Consignia stressed that no decisions have been taken on redundancies because the organisation wants to achieve the cuts with the cooperation of unions.

But the Communication Workers Union reacted with anger to the announcement and warned it could take industrial action if there are compulsory job losses.

Deputy general secretary John Keggie accused Consignia of taking "panic measures" and unfairly blaming efficiency levels.

"The Department of Trade and Industry must ask just how a business that was profitable for 20 years before commercial freedom was granted is now in such a financial mess

"This madcap plan to slice off the industry is ill–conceived and destructive. We are demanding immediate talks with Consignia over these plans, which are completely unacceptable."

Consignia said a number of areas were being examined for savings including postal deliveries, the parcels business, outsourcing and ceasing or delaying major projects.

The savings will be used for investment, said a Consignia spokesman, adding: "We want to invest in our products and the way in which we deliver them. We want to invest in our people and we want to ensure our profitability is at a level our shareholder – the Government – has every right to expect."

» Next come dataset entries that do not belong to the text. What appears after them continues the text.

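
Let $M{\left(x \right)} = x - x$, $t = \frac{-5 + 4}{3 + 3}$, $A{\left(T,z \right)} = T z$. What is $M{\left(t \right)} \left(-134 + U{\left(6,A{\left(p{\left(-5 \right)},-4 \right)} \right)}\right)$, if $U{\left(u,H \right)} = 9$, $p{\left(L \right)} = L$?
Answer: $0$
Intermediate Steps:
$t = - \frac{1}{6} \approx -0.16667$
$M{\left(x \right)} = 0$
$M{\left(t \right)} \left(-134 + U{\left(6,A{\left(p{\left(-5 \right)},-4 \right)} \right)}\right) = 0 \left(-134 + 9\right) = 0 \left(-125\right) = 0$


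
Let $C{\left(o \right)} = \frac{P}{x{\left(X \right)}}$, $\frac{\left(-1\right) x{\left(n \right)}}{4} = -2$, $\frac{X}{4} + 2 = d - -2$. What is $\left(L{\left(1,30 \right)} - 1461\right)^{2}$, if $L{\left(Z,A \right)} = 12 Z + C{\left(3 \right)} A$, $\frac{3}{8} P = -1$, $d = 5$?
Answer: $2128681$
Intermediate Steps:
$X = 20$ ($X = -8 + 4 \left(5 - -2\right) = -8 + 4 \left(5 + 2\right) = -8 + 4 \cdot 7 = -8 + 28 = 20$)
$x{\left(n \right)} = 8$ ($x{\left(n \right)} = \left(-4\right) \left(-2\right) = 8$)
$P = - \frac{8}{3}$ ($P = \frac{8}{3} \left(-1\right) = - \frac{8}{3} \approx -2.6667$)
$C{\left(o \right)} = - \frac{1}{3}$ ($C{\left(o \right)} = - \frac{8}{3 \cdot 8} = \left(- \frac{8}{3}\right) \frac{1}{8} = - \frac{1}{3}$)
$L{\left(Z,A \right)} = 12 Z - \frac{A}{3}$
$\left(L{\left(1,30 \right)} - 1461\right)^{2} = \left(\left(12 \cdot 1 - 10\right) - 1461\right)^{2} = \left(\left(12 - 10\right) - 1461\right)^{2} = \left(2 - 1461\right)^{2} = \left(-1459\right)^{2} = 2128681$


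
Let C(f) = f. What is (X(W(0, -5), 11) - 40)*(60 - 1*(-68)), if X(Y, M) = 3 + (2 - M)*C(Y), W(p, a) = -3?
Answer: -1280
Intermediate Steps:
X(Y, M) = 3 + Y*(2 - M) (X(Y, M) = 3 + (2 - M)*Y = 3 + Y*(2 - M))
(X(W(0, -5), 11) - 40)*(60 - 1*(-68)) = ((3 + 2*(-3) - 1*11*(-3)) - 40)*(60 - 1*(-68)) = ((3 - 6 + 33) - 40)*(60 + 68) = (30 - 40)*128 = -10*128 = -1280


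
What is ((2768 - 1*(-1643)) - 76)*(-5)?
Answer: -21675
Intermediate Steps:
((2768 - 1*(-1643)) - 76)*(-5) = ((2768 + 1643) - 76)*(-5) = (4411 - 76)*(-5) = 4335*(-5) = -21675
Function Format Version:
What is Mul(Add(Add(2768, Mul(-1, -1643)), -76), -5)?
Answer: -21675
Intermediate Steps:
Mul(Add(Add(2768, Mul(-1, -1643)), -76), -5) = Mul(Add(Add(2768, 1643), -76), -5) = Mul(Add(4411, -76), -5) = Mul(4335, -5) = -21675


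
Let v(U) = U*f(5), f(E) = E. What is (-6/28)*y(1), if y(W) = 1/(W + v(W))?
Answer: -1/28 ≈ -0.035714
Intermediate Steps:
v(U) = 5*U (v(U) = U*5 = 5*U)
y(W) = 1/(6*W) (y(W) = 1/(W + 5*W) = 1/(6*W))
(-6/28)*y(1) = (-6/28)*((1/6)/1) = (-6*1/28)*((1/6)*1) = -3/14*1/6 = -1/28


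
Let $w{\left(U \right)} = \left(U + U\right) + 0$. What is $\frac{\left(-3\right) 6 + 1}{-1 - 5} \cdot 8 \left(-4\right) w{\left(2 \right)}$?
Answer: $- \frac{1088}{3} \approx -362.67$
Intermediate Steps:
$w{\left(U \right)} = 2 U$ ($w{\left(U \right)} = 2 U + 0 = 2 U$)
$\frac{\left(-3\right) 6 + 1}{-1 - 5} \cdot 8 \left(-4\right) w{\left(2 \right)} = \frac{\left(-3\right) 6 + 1}{-1 - 5} \cdot 8 \left(-4\right) 2 \cdot 2 = \frac{-18 + 1}{-6} \left(\left(-32\right) 4\right) = \left(-17\right) \left(- \frac{1}{6}\right) \left(-128\right) = \frac{17}{6} \left(-128\right) = - \frac{1088}{3}$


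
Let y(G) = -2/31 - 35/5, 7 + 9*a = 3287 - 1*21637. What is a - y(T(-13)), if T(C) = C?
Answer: -189032/93 ≈ -2032.6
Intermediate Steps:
a = -6119/3 (a = -7/9 + (3287 - 1*21637)/9 = -7/9 + (3287 - 21637)/9 = -7/9 + (1/9)*(-18350) = -7/9 - 18350/9 = -6119/3 ≈ -2039.7)
y(G) = -219/31 (y(G) = -2*1/31 - 35*1/5 = -2/31 - 7 = -219/31)
a - y(T(-13)) = -6119/3 - 1*(-219/31) = -6119/3 + 219/31 = -189032/93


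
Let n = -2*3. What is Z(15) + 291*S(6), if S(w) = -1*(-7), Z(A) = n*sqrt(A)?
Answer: 2037 - 6*sqrt(15) ≈ 2013.8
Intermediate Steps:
n = -6
Z(A) = -6*sqrt(A)
S(w) = 7
Z(15) + 291*S(6) = -6*sqrt(15) + 291*7 = -6*sqrt(15) + 2037 = 2037 - 6*sqrt(15)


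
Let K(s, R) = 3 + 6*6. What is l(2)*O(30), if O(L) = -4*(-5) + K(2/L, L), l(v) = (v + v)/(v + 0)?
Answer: 118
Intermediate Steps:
K(s, R) = 39 (K(s, R) = 3 + 36 = 39)
l(v) = 2 (l(v) = (2*v)/v = 2)
O(L) = 59 (O(L) = -4*(-5) + 39 = 20 + 39 = 59)
l(2)*O(30) = 2*59 = 118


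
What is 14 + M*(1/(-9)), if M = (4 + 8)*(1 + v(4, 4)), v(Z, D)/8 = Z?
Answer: -30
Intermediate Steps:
v(Z, D) = 8*Z
M = 396 (M = (4 + 8)*(1 + 8*4) = 12*(1 + 32) = 12*33 = 396)
14 + M*(1/(-9)) = 14 + 396*(1/(-9)) = 14 + 396*(1*(-1/9)) = 14 + 396*(-1/9) = 14 - 44 = -30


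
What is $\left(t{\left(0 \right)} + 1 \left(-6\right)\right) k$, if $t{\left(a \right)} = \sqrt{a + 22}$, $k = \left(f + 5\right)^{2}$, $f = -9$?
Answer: $-96 + 16 \sqrt{22} \approx -20.953$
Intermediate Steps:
$k = 16$ ($k = \left(-9 + 5\right)^{2} = \left(-4\right)^{2} = 16$)
$t{\left(a \right)} = \sqrt{22 + a}$
$\left(t{\left(0 \right)} + 1 \left(-6\right)\right) k = \left(\sqrt{22 + 0} + 1 \left(-6\right)\right) 16 = \left(\sqrt{22} - 6\right) 16 = \left(-6 + \sqrt{22}\right) 16 = -96 + 16 \sqrt{22}$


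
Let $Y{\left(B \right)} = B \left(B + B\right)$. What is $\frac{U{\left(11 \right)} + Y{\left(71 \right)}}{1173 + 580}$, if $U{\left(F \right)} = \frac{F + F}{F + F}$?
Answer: $\frac{10083}{1753} \approx 5.7519$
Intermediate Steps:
$Y{\left(B \right)} = 2 B^{2}$ ($Y{\left(B \right)} = B 2 B = 2 B^{2}$)
$U{\left(F \right)} = 1$ ($U{\left(F \right)} = \frac{2 F}{2 F} = 2 F \frac{1}{2 F} = 1$)
$\frac{U{\left(11 \right)} + Y{\left(71 \right)}}{1173 + 580} = \frac{1 + 2 \cdot 71^{2}}{1173 + 580} = \frac{1 + 2 \cdot 5041}{1753} = \left(1 + 10082\right) \frac{1}{1753} = 10083 \cdot \frac{1}{1753} = \frac{10083}{1753}$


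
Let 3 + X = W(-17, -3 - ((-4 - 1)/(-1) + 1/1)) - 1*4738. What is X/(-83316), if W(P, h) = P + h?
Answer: 1589/27772 ≈ 0.057216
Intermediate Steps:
X = -4767 (X = -3 + ((-17 + (-3 - ((-4 - 1)/(-1) + 1/1))) - 1*4738) = -3 + ((-17 + (-3 - (-5*(-1) + 1*1))) - 4738) = -3 + ((-17 + (-3 - (5 + 1))) - 4738) = -3 + ((-17 + (-3 - 1*6)) - 4738) = -3 + ((-17 + (-3 - 6)) - 4738) = -3 + ((-17 - 9) - 4738) = -3 + (-26 - 4738) = -3 - 4764 = -4767)
X/(-83316) = -4767/(-83316) = -4767*(-1/83316) = 1589/27772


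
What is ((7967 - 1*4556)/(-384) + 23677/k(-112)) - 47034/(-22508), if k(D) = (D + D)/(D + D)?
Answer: 17048608501/720256 ≈ 23670.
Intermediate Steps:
k(D) = 1 (k(D) = (2*D)/((2*D)) = (2*D)*(1/(2*D)) = 1)
((7967 - 1*4556)/(-384) + 23677/k(-112)) - 47034/(-22508) = ((7967 - 1*4556)/(-384) + 23677/1) - 47034/(-22508) = ((7967 - 4556)*(-1/384) + 23677*1) - 47034*(-1/22508) = (3411*(-1/384) + 23677) + 23517/11254 = (-1137/128 + 23677) + 23517/11254 = 3029519/128 + 23517/11254 = 17048608501/720256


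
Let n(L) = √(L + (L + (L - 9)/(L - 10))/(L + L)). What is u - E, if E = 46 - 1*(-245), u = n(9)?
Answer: -291 + √38/2 ≈ -287.92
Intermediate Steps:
n(L) = √(L + (L + (-9 + L)/(-10 + L))/(2*L)) (n(L) = √(L + (L + (-9 + L)/(-10 + L))/((2*L))) = √(L + (L + (-9 + L)/(-10 + L))*(1/(2*L))) = √(L + (L + (-9 + L)/(-10 + L))/(2*L)))
u = √38/2 (u = √(2 - 18/(-10 + 9)² + 2/(-10 + 9) + 4*9 + 180/(9*(-10 + 9)²))/2 = √(2 - 18/(-1)² + 2/(-1) + 36 + 180*(⅑)/(-1)²)/2 = √(2 - 18*1 + 2*(-1) + 36 + 180*(⅑)*1)/2 = √(2 - 18 - 2 + 36 + 20)/2 = √38/2 ≈ 3.0822)
E = 291 (E = 46 + 245 = 291)
u - E = √38/2 - 1*291 = √38/2 - 291 = -291 + √38/2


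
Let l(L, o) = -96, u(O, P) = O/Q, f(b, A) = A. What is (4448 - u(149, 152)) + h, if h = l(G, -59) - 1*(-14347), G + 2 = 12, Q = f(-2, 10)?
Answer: 186841/10 ≈ 18684.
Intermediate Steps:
Q = 10
G = 10 (G = -2 + 12 = 10)
u(O, P) = O/10
h = 14251 (h = -96 - 1*(-14347) = -96 + 14347 = 14251)
(4448 - u(149, 152)) + h = (4448 - 149/10) + 14251 = 44331/10 + 14251 = 186841/10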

Consignia said warning signs were clear from its last set of annual results showing an operating loss before exceptional items of £3 million.

Postal watchdog group Postwatch said it did not accept that increased competition had caused the "collapse in profits".

Chairman Peter Carr said: "Competition has hardly started to establish itself. Consignia's management should take a hard look at its past investment decisions – here and abroad – before offering excuses."

A spokeswoman for the Department of Trade and Industry said: "The Postal Services Act clearly sets out the requirement for daily deliveries to every household in the UK and daily collections from post boxes and registered post services.

"The Act also requires that these services should be provided at affordable prices which are uniform throughout the UK.

"Consignia's licence to operate requires the company to maintain a universal service at a uniform price."